Bell’s first few squash practices sound much like those of any novice player in over her head. “The first day of practice, the coach explained that we were going to do some drill, and I didn’t know what any shot was called,” she says. “He said that we were going to do a ‘boast’ and then a ‘rail’ and then a ‘shot’ and then a ‘drive,’ and I just sat there freaking out.”
However, taking up squash did not mean putting down a tennis racket. After making the tennis team lineup sophomore year, she became an important member of that team, too, assuming a rigorous and, at times, unglamorous daily routine. As she said in March, “It’s a lot of hitting and working out during the day, so I’m kind of sweaty all day, every day, and in class in sweatpants all the time.”

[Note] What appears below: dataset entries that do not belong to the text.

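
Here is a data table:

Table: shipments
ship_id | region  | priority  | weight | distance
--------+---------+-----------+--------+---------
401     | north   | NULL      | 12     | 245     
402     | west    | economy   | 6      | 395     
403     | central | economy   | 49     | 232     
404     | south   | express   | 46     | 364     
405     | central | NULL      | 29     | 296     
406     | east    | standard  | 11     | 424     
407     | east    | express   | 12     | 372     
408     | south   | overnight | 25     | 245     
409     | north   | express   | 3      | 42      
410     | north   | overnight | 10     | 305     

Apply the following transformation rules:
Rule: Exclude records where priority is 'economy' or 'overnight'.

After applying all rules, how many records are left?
6

Step 1: Count records to exclude
  - 2 (economy) + 2 (overnight) = 4 records
Step 2: Total records: 10
Step 3: Remaining = 10 - 4 = 6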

Tennis practice would usually follow two hours of intensive squash training. That dedication has proved itself in her accumulation of recognitions: Bell is a four-time NESCAC All-Academic athlete as well as a 2009-10 College Squash Association Scholar-Athlete. “To have never seen squash before coming to Amherst and end with the preeminent Ann Wetzel award speaks volumes about her athletic abilities,” says Peter Robson, Amherst’s head squash coach. “From being a walk-on to being elected captain clearly shows the contribution that Mimi has made to this team and the respect she has earned from her teammates.”
Off the court Bell has become fluent in French and conversationally competent in Arabic. Next year she will be Amherst’s exchange fellow at the École Normale Supérieure in Paris. She also plans to take the U.S. Foreign Service exam in the hopes of serving in the American diplomatic corps. Ultimately, she intends to pursue graduate work in international relations and law.
Looking back on her athletic career, Bell recounts a rare instance of humiliation as her most memorable moment. “When we were playing Smith this year,” she says, “which is not a very good squash team, we sat out our top five girls, so I had to play the number two [ranked player]. [It seems as though] no one’s ever lost to Smith, and I lost to Smith in three games.” Bell turned the situation into a means of encouragement. “Throughout the rest of the season, whenever a freshman was upset or anything was wrong, I just kept on telling them, ‘I lost to Smith, I lost to Smith.’ I’m pretty sure I was the first person in the history of Amherst squash to lose that match.”
In light of Bell’s broader legacy on the court, that distinction may not remain so dubious for future players.